The boost::augmented_crc function computes the augmented-style CRC of a data block. Like boost::crc, the first two template parameters are the WIDTH and POLY. However, the INIT has moved to being a function parameter, after the data block's starting address and byte length, defaulting to zero if not given.

This function uses modulo-2 division at its most raw, and so forfeits the REFIN, REFOUT, and XOROUT attributes, setting them to 0 or false. Another difference from boost::crc is that a non-zero INIT has to be skewed when used with this function. (No conversion functions are currently given.)

The augmented_crc function can compute CRCs from distributed data, too:

unsigned  combined_acrc_16( int block_count, ... )
{
    using namespace std;

    va_list   ap;
    unsigned  result = 0u;

    va_start( ap, block_count );
    if ( block_count <= 0 )
        goto finish;

    void const *  bs = va_arg( ap, void const * );
    size_t        bl = va_arg( ap, size_t );

    result = boost::augmented_crc<16, 0x1021u>( bs, bl );
    while ( --block_count )
    {
        bs = va_arg( ap, void const * );
        bl = va_arg( ap, size_t );
        result = boost::augmented_crc<16, 0x1021u>( bs, bl, result );
    }

finish:
    va_end( ap );
    return result;
}

No CRC operation throws, so there is no need for extra protection between the varargs macro calls.
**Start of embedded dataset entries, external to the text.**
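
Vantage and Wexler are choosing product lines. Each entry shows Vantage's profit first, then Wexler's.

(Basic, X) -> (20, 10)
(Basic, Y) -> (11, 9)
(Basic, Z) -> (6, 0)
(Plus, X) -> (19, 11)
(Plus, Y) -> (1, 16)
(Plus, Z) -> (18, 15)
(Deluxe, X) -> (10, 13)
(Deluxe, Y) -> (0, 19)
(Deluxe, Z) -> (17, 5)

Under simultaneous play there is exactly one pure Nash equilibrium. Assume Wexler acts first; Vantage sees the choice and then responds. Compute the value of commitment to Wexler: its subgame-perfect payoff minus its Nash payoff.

5

Vantage best-responds to each possible Wexler move:
- X → Vantage plays Basic (best of 20, 19, 10); Wexler gets 10.
- Y → Vantage plays Basic (best of 11, 1, 0); Wexler gets 9.
- Z → Vantage plays Plus (best of 6, 18, 17); Wexler gets 15.
Maximizing over 10, 9, 15, Wexler chooses Z. Subgame-perfect outcome: (Plus, Z) with payoffs (18, 15).
Under simultaneous play:
Vantage's best replies: X→Basic; Y→Basic; Z→Plus.
Wexler's best replies: Basic→X; Plus→Y; Deluxe→Y.
Only (Basic, X) has each player best-responding; Nash payoffs (20, 10).
Wexler's commitment gain: 15 − 10 = 5.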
Feeding the result from the previous run as the initial remainder for the next run works easily because there's no output reflection or XOR mask.

	C-style variable-argument routines are or may be macros.
	The parameters are based on `boost::crc_xmodem_t`.

Since augmented_crc doesn't know when your data ends, you must supply the augment, either WIDTH zero bits or the expected checksum. The augment can be either at the end of last data block or from an extra call. Remember that if an expected checksum is used as the augment, its bits must be arranged in big-endian order. Because augmented_crc reads byte-wise, while augments assume bit-wise reading, augmentations are valid only when WIDTH is a multiple of the bits-per-byte ratio (CHAR_BIT).